Elle a reproché aux péquistes de n’avoir « cessé de tergiverser face aux revendications étudiantes » ces derniers mois et a justifié la position solidaire en mettant en doute l’intégrité du parti de Pauline Marois qui pourrait, selon elle, « avoir trempé dans des manœuvres illégales visant à remplir sa caisse électorale ».

Québec solidaire a tout de même fait savoir qu’il est ouvert aux propositions des partenaires sociaux, et notamment celle de discuter avec l’ancien syndicaliste Réjean Parent qui agit comme médiateur pour mettre en place l’alliance souverainiste et progressiste.

QS se dit d’ailleurs prêt sur le principe à passer des ententes ponctuelles et limitées avec le Parti québécois, les indépendants souverainistes et Option nationale dans le cadre de la prochaine campagne électorale pour battre les libéraux, mais si et seulement si ces formations politiques s’engagent par écrit à aller de l’avant sur une série de propositions qu’ils ont en commun dans leur plateforme électorale.

Il est question entre autres de réformer le mode de scrutin en y intégrant une dose de proportionnelle, de favoriser la parité au gouvernement, ou encore de respecter les lois sur le financement des partis politiques.

Par ailleurs, Amir Khadir et Françoise David souhaitent que les partis avec lesquels ils passeront d’éventuelles alliances s’engagent dans les six premiers mois de leur mandat en cas d’élection à abroger la loi 78, à abolir la hausse des droits de scolarité et la contribution santé, ou encore à ajouter des seuils d’imposition sur les revenus des riches contribuables.

Du côté du PQ, on ne veut pas faire de commentaire, mais Pauline Marois a plusieurs fois balayé l’idée d’une coalition, estimant que ceux qui voulaient battre le Parti libéral n’avaient qu’à voter pour le Parti québécois.

Québec solidaire devrait passer une entente électorale avec Option nationale

Amir Khadir a dévoilé mercredi matin qu’une entente de principe avait été passée entre Québec solidaire et Option nationale dans les circonscriptions de Gouin et de Nicolet-Bécancour.

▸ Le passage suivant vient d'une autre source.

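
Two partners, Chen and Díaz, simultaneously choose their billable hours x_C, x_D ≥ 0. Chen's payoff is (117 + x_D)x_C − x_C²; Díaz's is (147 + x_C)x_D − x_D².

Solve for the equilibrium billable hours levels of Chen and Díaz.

127, 137

Expanding Chen's payoff: 117x_C + x_Dx_C − x_C².
∂π/∂x_C = 117 + x_D − 2x_C = 0, so x_C = 58.5 + 0.5x_D.
Likewise for Díaz: x_D = 73.5 + 0.5x_C.
Substituting the second reaction function into the first: x_C = 58.5 + 0.5(73.5 + 0.5x_C), which gives 0.75x_C = 95.25 ⇒ x_C = 127.
Then x_D = 73.5 + 0.5·127 = 137.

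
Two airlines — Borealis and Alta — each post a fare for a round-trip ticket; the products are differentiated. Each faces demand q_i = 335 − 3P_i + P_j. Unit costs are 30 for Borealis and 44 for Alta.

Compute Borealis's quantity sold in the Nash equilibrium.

Borealis's profit: π = (P_{Borealis} − 30)(335 − 3P_{Borealis} + P_{Alta}).
∂π/∂P_{Borealis} = 425 − 6P_{Borealis} + P_{Alta} = 0 ⇒ P_{Borealis} = 425/6 + (1/6)P_{Alta}.
Similarly P_{Alta} = 467/6 + (1/6)P_{Borealis}.
Solving the two reaction functions simultaneously: (1 − (1/6)(1/6))P_{Borealis} = 425/6 + (1/6)·(467/6), so (35/36)P_{Borealis} = 3017/36 and P_{Borealis} = 86.2.
Then P_{Alta} = 467/6 + (1/6)·86.2 = 92.2.
q_{Borealis} = 335 − 3·86.2 + 92.2 = 168.6.

168.6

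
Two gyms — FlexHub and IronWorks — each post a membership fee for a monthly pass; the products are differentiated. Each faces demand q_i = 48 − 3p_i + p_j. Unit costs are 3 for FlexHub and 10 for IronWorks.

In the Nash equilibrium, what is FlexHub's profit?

FlexHub's profit: π = (p_{FlexHub} − 3)(48 − 3p_{FlexHub} + p_{IronWorks}).
∂π/∂p_{FlexHub} = 57 − 6p_{FlexHub} + p_{IronWorks} = 0 ⇒ p_{FlexHub} = 9.5 + (1/6)p_{IronWorks}.
Similarly p_{IronWorks} = 13 + (1/6)p_{FlexHub}.
Substituting the second reaction function into the first: p_{FlexHub} = 9.5 + (1/6)(13 + (1/6)p_{FlexHub}), which gives (35/36)p_{FlexHub} = 35/3 ⇒ p_{FlexHub} = 12.
Then p_{IronWorks} = 13 + (1/6)·12 = 15.
q_{FlexHub} = 48 − 3·12 + 15 = 27.
Profit = (12 − 3)·27 = 243.

243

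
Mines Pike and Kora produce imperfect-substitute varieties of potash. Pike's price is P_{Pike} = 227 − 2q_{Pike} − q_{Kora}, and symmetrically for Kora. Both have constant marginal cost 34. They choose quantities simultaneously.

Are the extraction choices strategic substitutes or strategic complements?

strategic substitutes

Mine Pike's profit: π = q_{Pike}(227 − 2q_{Pike} − q_{Kora}) − 34q_{Pike}.
∂π/∂q_{Pike} = 193 − 4q_{Pike} − q_{Kora} = 0 ⇒ q_{Pike} = 48.25 − 0.25q_{Kora}.
The best-response slope dq_{Pike}/dq_{Kora} = −0.25 < 0: the reaction function is downward-sloping, so the choices are strategic substitutes.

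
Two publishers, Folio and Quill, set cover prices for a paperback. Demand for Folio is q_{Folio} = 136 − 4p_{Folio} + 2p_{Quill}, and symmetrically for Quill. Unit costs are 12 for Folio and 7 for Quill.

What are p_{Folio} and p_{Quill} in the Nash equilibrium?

Folio's profit: π = (p_{Folio} − 12)(136 − 4p_{Folio} + 2p_{Quill}).
∂π/∂p_{Folio} = 184 − 8p_{Folio} + 2p_{Quill} = 0 ⇒ p_{Folio} = 23 + 0.25p_{Quill}.
Similarly p_{Quill} = 20.5 + 0.25p_{Folio}.
Substituting the second reaction function into the first: p_{Folio} = 23 + 0.25(20.5 + 0.25p_{Folio}), which gives 0.9375p_{Folio} = 28.125 ⇒ p_{Folio} = 30.
Then p_{Quill} = 20.5 + 0.25·30 = 28.

30, 28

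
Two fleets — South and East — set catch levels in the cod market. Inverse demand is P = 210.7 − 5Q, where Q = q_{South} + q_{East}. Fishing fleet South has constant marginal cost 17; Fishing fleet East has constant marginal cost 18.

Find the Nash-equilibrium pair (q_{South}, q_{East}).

Fishing fleet South's profit: π = q_{South}(210.7 − 5(q_{South} + q_{East})) − 17q_{South}.
∂π/∂q_{South} = 193.7 − 10q_{South} − 5q_{East} = 0, so q_{South} = 19.37 − 0.5q_{East}.
By the same steps for East: q_{East} = 19.27 − 0.5q_{South}.
Solving the two reaction functions simultaneously: (1 − (−0.5)(−0.5))q_{South} = 19.37 − 0.5·19.27, so 0.75q_{South} = 9.735 and q_{South} = 12.98.
Then q_{East} = 19.27 − 0.5·12.98 = 12.78.

12.98, 12.78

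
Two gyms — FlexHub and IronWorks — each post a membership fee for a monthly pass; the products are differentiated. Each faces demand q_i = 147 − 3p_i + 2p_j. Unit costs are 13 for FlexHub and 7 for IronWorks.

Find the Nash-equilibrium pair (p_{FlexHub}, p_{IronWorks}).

FlexHub's profit: π = (p_{FlexHub} − 13)(147 − 3p_{FlexHub} + 2p_{IronWorks}).
∂π/∂p_{FlexHub} = 186 − 6p_{FlexHub} + 2p_{IronWorks} = 0 ⇒ p_{FlexHub} = 31 + (1/3)p_{IronWorks}.
Similarly p_{IronWorks} = 28 + (1/3)p_{FlexHub}.
Plugging p_{IronWorks} into FlexHub's best response: p_{FlexHub} = 31 + (1/3)(28 + (1/3)p_{FlexHub}) ⇒ (8/9)p_{FlexHub} = 121/3, so p_{FlexHub} = 45.375.
Then p_{IronWorks} = 28 + (1/3)·45.375 = 43.125.

45.375, 43.125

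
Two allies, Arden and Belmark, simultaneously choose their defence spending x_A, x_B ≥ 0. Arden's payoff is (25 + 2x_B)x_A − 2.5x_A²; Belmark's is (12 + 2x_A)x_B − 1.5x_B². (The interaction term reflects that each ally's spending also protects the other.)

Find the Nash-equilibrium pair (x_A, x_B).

Expanding Arden's payoff: 25x_A + 2x_Bx_A − 2.5x_A².
∂π/∂x_A = 25 + 2x_B − 5x_A = 0, so x_A = 5 + 0.4x_B.
Likewise for Belmark: x_B = 4 + (2/3)x_A.
Plugging x_B into Arden's best response: x_A = 5 + 0.4(4 + (2/3)x_A) ⇒ (11/15)x_A = 6.6, so x_A = 9.
Then x_B = 4 + (2/3)·9 = 10.

9, 10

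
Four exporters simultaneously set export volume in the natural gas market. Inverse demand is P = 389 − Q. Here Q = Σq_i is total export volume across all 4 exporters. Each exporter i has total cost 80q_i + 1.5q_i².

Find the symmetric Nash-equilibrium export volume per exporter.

A representative exporter's profit is π_i = q_i(389 − Q) − 80q_i − 1.5q_i², with Q = q_i + Σ_{j≠i} q_j.
First-order condition: 309 − 5q_i − Σ_{j≠i} q_j = 0.
With identical exporters, set every q_j = q: then 309 − 5q − 3q = 0, i.e. q = 309/8 = 38.625.

38.625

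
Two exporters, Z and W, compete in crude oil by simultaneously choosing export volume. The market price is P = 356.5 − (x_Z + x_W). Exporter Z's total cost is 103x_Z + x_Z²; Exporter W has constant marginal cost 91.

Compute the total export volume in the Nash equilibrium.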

Le co-porte-parole de Québec solidaire a expliqué que « l’association locale de QS dans Nicolet-Bécancour a choisi de ne pas présenter de candidat dans cette circonscription » si le parti de Jean-Martin Aussant renonce à présenter un candidat d’Option nationale dans la circonscription de Françoise David. Ce qui, sauf surprise, devrait être le cas.